Election drill to help the blind
There are close to 300,000 disabled voters in Bengal, an official at Nabanna said
- Published 25.03.19, 4:02 AM
- Updated 25.03.19, 4:02 AM
- 2 mins read
Dilip Sahoo, 30, hates to depend on others in doing his daily chores, despite being blind.
But he could not vote without help in East Midnapore in the 2016 state elections.
There was no dummy Braille ballot paper in the polling booth and polling agents offered to accompany him to the electronic voting machine. “I refused and took my father with me. But I would have preferred to cast my vote alone,” Sahoo said.
Dummy Braille ballot papers are kept at polling booths to familiarise the disabled with the voting process before they cast their votes on electronic voting machines.

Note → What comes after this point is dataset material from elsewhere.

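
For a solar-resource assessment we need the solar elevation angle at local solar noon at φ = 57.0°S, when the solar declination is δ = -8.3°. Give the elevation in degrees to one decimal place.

At local noon the hour angle is zero, so the zenith angle equals |φ − δ| = |-57.0° − (-8.300°)| = 48.700°.
Elevation = 90° − 48.700° = 41.3°.

41.3°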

Sahoo was among the participants in a mock voting exercise for the disabled at Ramakrishna Mission Blind Boys’ Academy in Narendrapur on Saturday.
The Systematic Voters Education and Electoral Participation, the awareness programme for the disabled, was organised by the local administration. More than 50 people with varying degrees of blindness attended the workshop where a mock polling booth was set up with a presiding officer and three polling officers.

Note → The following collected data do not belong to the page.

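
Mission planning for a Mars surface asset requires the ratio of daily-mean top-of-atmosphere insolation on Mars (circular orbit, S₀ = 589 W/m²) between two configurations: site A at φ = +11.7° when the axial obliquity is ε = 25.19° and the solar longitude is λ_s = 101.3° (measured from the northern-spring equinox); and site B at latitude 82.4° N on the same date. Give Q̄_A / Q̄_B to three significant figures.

— Configuration A (φ=+11.7°):
Solar declination: sin δ = sin ε · sin λ_s = sin 25.19° × sin 101.3° = 0.41737, so δ = +24.669°.
cos H₀ = −tan(+11.7°) tan(+24.669°) = -0.0951, H₀ = 1.6661 rad.
Bracket: H₀ sin φ sin δ + cos φ cos δ sin H₀ = 1.6661×0.20279×0.41737 + 0.97922×0.90874×0.99547 = 0.141016 + 0.885825 = 1.026841.
Q̄ = (S₀/π) × [bracket] = (589/π) × 1.026841 = 192.52 W/m².
— Configuration B (φ=+82.4°):
cos H₀ = −tan(+82.4°) tan(+24.669°) = -3.4422 ≤ −1 ⇒ polar day, H₀ = π.
Bracket: H₀ sin φ sin δ + cos φ cos δ sin H₀ = 3.1416×0.99122×0.41737 + 0.13226×0.90874×0.00000 = 1.299697 + 0.000000 = 1.299697.
Q̄ = (S₀/π) × [bracket] = (589/π) × 1.299697 = 243.67 W/m².
Ratio Q̄_A / Q̄_B = 192.52 / 243.67 = 0.7901.

Q̄_A / Q̄_B ≈ 0.790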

“The theme of this year’s poll is accessible election. The commission wants to ensure that no voter is left behind,” Debarati Sarkar, the sub-divisional officer of Baruipur, who helmed the awareness programme, said.
The Baruipur division has close to 9,000 people with disabilities as registered voters, she said.

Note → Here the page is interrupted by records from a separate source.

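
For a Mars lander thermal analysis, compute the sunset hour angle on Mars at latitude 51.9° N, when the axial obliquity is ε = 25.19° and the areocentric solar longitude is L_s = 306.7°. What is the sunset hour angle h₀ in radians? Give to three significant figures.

h₀ = 1.09 rad

sin δ = sin 25.19° × sin 306.7° = -0.34125, so δ = -19.953°.
cos h₀ = −tan ϕ · tan δ = −tan(+51.9°) × tan(-19.953°) = 0.4630, so h₀ = 1.0894 rad = 62.42°.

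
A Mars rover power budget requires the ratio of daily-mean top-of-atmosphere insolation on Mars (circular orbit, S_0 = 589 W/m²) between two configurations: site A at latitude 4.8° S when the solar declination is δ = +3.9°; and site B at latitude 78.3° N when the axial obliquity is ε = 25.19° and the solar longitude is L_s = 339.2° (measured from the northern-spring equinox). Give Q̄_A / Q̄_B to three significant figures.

— Configuration A (ϕ=-4.8°):
cos h₀ = −tan(-4.8°) tan(+3.900°) = 0.0057, h₀ = 1.5651 rad.
Bracket: h₀ sin ϕ sin δ + cos ϕ cos δ sin h₀ = 1.5651×-0.08368×0.06802 + 0.99649×0.99768×0.99998 = -0.008908 + 0.994158 = 0.985250.
Q̄ = (S_0/π) × [bracket] = (589/π) × 0.985250 = 184.72 W/m².
— Configuration B (ϕ=+78.3°):
Solar declination: sin δ = sin ε · sin L_s = sin 25.19° × sin 339.2° = -0.15114, so δ = -8.693°.
cos h₀ = −tan(+78.3°) tan(-8.693°) = 0.7383, h₀ = 0.7402 rad.
Bracket: h₀ sin ϕ sin δ + cos ϕ cos δ sin h₀ = 0.7402×0.97922×-0.15114 + 0.20279×0.98851×0.67446 = -0.109549 + 0.135202 = 0.025653.
Q̄ = (S_0/π) × [bracket] = (589/π) × 0.025653 = 4.8095 W/m².
Ratio Q̄_A / Q̄_B = 184.72 / 4.8095 = 38.41.

Q̄_A / Q̄_B ≈ 38.4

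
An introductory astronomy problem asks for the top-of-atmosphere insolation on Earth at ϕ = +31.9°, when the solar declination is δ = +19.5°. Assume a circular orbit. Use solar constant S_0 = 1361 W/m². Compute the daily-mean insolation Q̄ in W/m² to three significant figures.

cos h₀ = −tan(+31.9°) tan(+19.500°) = -0.2204, h₀ = 1.7930 rad.
Bracket: h₀ sin ϕ sin δ + cos ϕ cos δ sin h₀ = 1.7930×0.52844×0.33381 + 0.84897×0.94264×0.97541 = 0.316283 + 0.780594 = 1.096877.
Q̄ = (S_0/π) × [bracket] = (1361/π) × 1.096877 = 475.2 W/m².

Q̄ ≈ 475 W/m²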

There are close to 300,000 disabled voters in Bengal, an official at Nabanna said. The highest is in Murshidabad (more than 30,000). Birbhum follows with more than 23,000.
The Election Commission of India has directed the district magistrates to create a database of disabled voters and specify the nature of disability in electoral rolls to prevent political workers from influencing them or casting their votes in the guise of “assisting” them.
Such rolls will be given only to the presiding officers and not to the voters or parties.
Nanhe Kumar Singh, a resident of CR Avenue, has received such “assistance”. The 34-year-old voted last in the 2016 state polls. “I am used to refusing party agents offering to accompany me to the voting machine.” In one election, there were dummy ballot papers in Braille, Singh said. “But it was so badly rolled that the dots had almost vanished. It was of no use.”
The dummy ballot sheets in Braille should contain the serial number and names of candidates in the same order in which they appear on the EVM. The name of a candidate’s party should be printed beside his/her name.